Ricevo da Alessandro, specializzando entusiasta di Radiologia, questo link: lo voglio condividere con il resto degli internauti.
Siamo a Chicago, congresso RSNA 2012: si parla della percezione che hanno di noi radiologi i pazienti in generale. I risultati sono sconfortanti, in un certo senso, perché quando vieni a sapere che soltanto il 53% degli intervistati ritiene il radiologo un medico e non un altro tipo di figura professionale più o meno tecnica, capite bene che nasce il dubbio di aver studiato dieci anni per l’anima del picchio. Certo, è uno studio americano; e, certo, l’ammericano medio non brilla per livello culturale: ma credo che i numeri, in buona sostanza, possano essere riproducibili anche nella nostra vecchia e cara Europa.
Ma in fondo noi radiologi conosciamo già questa situazione. Della quale siamo responsabili in virtù della dote peculiare di categoria, ossia la reticenza: a scrivere, a comunicare, a concludere in modo logico e a interfacciarci con colleghi e pazienti. Ma a me, lo sapete per esperienza, più che le recriminazioni stanno a cuore le soluzioni ai problemi.

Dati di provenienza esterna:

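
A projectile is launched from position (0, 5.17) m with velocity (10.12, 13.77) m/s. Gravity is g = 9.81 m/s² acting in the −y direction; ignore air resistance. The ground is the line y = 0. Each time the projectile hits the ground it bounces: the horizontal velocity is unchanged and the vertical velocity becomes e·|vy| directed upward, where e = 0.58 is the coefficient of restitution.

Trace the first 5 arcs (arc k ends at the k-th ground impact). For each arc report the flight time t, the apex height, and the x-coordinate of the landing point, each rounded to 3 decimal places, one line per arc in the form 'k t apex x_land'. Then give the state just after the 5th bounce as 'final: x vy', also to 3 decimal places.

Arc 1: start y=5.170, vy=13.770 → t=3.143, apex=14.834, x_land=31.804, impact vy=-17.060
  bounce: vy ← 0.58·17.060 = 9.895
Arc 2: start y=0.000, vy=9.895 → t=2.017, apex=4.990, x_land=52.220, impact vy=-9.895
  bounce: vy ← 0.58·9.895 = 5.739
Arc 3: start y=0.000, vy=5.739 → t=1.170, apex=1.679, x_land=64.060, impact vy=-5.739
  bounce: vy ← 0.58·5.739 = 3.329
Arc 4: start y=0.000, vy=3.329 → t=0.679, apex=0.565, x_land=70.928, impact vy=-3.329
  bounce: vy ← 0.58·3.329 = 1.931
Arc 5: start y=0.000, vy=1.931 → t=0.394, apex=0.190, x_land=74.911, impact vy=-1.931
  bounce: vy ← 0.58·1.931 = 1.120

1 3.143 14.834 31.804
2 2.017 4.990 52.220
3 1.170 1.679 64.060
4 0.679 0.565 70.928
5 0.394 0.190 74.911
final: 74.911 1.120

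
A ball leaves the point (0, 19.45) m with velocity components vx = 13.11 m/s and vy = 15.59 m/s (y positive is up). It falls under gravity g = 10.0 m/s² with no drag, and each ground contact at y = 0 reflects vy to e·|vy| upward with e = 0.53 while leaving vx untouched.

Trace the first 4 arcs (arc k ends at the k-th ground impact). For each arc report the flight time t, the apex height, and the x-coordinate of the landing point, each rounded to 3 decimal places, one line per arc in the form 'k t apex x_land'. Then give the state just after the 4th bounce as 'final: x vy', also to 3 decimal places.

Arc 1: start y=19.450, vy=15.590 → t=4.073, apex=31.602, x_land=53.398, impact vy=-25.141
  bounce: vy ← 0.53·25.141 = 13.325
Arc 2: start y=0.000, vy=13.325 → t=2.665, apex=8.877, x_land=88.335, impact vy=-13.325
  bounce: vy ← 0.53·13.325 = 7.062
Arc 3: start y=0.000, vy=7.062 → t=1.412, apex=2.494, x_land=106.851, impact vy=-7.062
  bounce: vy ← 0.53·7.062 = 3.743
Arc 4: start y=0.000, vy=3.743 → t=0.749, apex=0.700, x_land=116.665, impact vy=-3.743
  bounce: vy ← 0.53·3.743 = 1.984

1 4.073 31.602 53.398
2 2.665 8.877 88.335
3 1.412 2.494 106.851
4 0.749 0.700 116.665
final: 116.665 1.984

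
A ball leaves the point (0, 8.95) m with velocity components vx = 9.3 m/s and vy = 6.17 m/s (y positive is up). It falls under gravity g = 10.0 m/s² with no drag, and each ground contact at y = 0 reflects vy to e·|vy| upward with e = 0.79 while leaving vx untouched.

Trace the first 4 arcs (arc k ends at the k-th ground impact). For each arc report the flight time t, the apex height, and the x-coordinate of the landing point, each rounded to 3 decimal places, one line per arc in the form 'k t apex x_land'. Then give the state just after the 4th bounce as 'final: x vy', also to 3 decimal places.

1 2.090 10.853 19.440
2 2.328 6.774 41.089
3 1.839 4.227 58.192
4 1.453 2.638 71.703
final: 71.703 5.739

Arc 1: start y=8.950, vy=6.170 → t=2.090, apex=10.853, x_land=19.440, impact vy=-14.733
  bounce: vy ← 0.79·14.733 = 11.639
Arc 2: start y=0.000, vy=11.639 → t=2.328, apex=6.774, x_land=41.089, impact vy=-11.639
  bounce: vy ← 0.79·11.639 = 9.195
Arc 3: start y=0.000, vy=9.195 → t=1.839, apex=4.227, x_land=58.192, impact vy=-9.195
  bounce: vy ← 0.79·9.195 = 7.264
Arc 4: start y=0.000, vy=7.264 → t=1.453, apex=2.638, x_land=71.703, impact vy=-7.264
  bounce: vy ← 0.79·7.264 = 5.739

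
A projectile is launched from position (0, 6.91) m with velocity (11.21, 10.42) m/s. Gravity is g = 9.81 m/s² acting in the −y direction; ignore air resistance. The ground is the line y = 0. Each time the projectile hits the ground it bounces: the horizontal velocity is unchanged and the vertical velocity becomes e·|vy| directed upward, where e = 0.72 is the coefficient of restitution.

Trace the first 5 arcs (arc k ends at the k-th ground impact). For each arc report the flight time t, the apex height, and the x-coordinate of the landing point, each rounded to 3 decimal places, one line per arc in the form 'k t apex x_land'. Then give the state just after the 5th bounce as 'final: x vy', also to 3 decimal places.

Arc 1: start y=6.910, vy=10.420 → t=2.655, apex=12.444, x_land=29.762, impact vy=-15.625
  bounce: vy ← 0.72·15.625 = 11.250
Arc 2: start y=0.000, vy=11.250 → t=2.294, apex=6.451, x_land=55.474, impact vy=-11.250
  bounce: vy ← 0.72·11.250 = 8.100
Arc 3: start y=0.000, vy=8.100 → t=1.651, apex=3.344, x_land=73.986, impact vy=-8.100
  bounce: vy ← 0.72·8.100 = 5.832
Arc 4: start y=0.000, vy=5.832 → t=1.189, apex=1.734, x_land=87.315, impact vy=-5.832
  bounce: vy ← 0.72·5.832 = 4.199
Arc 5: start y=0.000, vy=4.199 → t=0.856, apex=0.899, x_land=96.912, impact vy=-4.199
  bounce: vy ← 0.72·4.199 = 3.023

1 2.655 12.444 29.762
2 2.294 6.451 55.474
3 1.651 3.344 73.986
4 1.189 1.734 87.315
5 0.856 0.899 96.912
final: 96.912 3.023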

Secondo gli Autori il modo migliore per combattere la mancanza di informazioni è quello di implementare gli aspetti comunicativi del nostro mestiere per disegnare, finalmente, un percorso diagnostico-terapeutico personalizzato sul singolo paziente: e su questo direi che possiamo essere tutti d’accordo. Sul come portare a casa il risultato invece stiamo ancora qui a discutere: qualche presidenza SIRM fa, come è stato più volte ricordato in questo blog, il problema della comunicazione era stato affrontato in modo deciso. Poi la spinta propulsiva è andata perduta: si vede che le questioni politiche erano più impellenti di quelle legate alla necessità di una corretta comunicazione.
Alla fine, però, c’è un messaggio confortante che gli Autori ci propongono come viatico: è più appagante lavorare quando si possono guardare i pazienti negli occhi, quando il radiologo sente che non sta solo analizzando fredde immagini su un monitor ma si sta prendendo cura di una persona; e proprio di quella persona lì, non di un’altra. Per chi di noi ha competenze molto elevate in un dato settore lavorativo l’esperienza è nota: i pazienti ti cercano, vogliono solo te e sono disposti a sciropparsi migliaia di chilometri purché sia tu a eseguire il loro esame radiologico. Alla fine, il risultato è un rapporto anche personale tra radiologo e paziente: e non potrebbe essere altrimenti.
Ma ancora più confortante è la frase finale: tutto assume più significato, la giornata lavorativa in ospedale come l’intera carriera, se ci si rende conto che il nostro lavoro ha prodotto un qualche tipo di differenza nella cura e nella qualità di vita dei pazienti. Questo vorrei ricordare a quanti, politici e amministratori, tendono a ridurre tutto lo sforzo gestionale sanitario al risparmio economico: ciò che facciamo ha senso se riusciamo a produrre una differenza; uno scatto di qualità anche minimo, ma uno scatto di qualità. Non ci si può insomma dimenticare che in sanità gli attori, medici e pazienti, sono uomini: e che gli uomini, prima di ogni altra cosa, hanno bisogno di sogni e di speranze.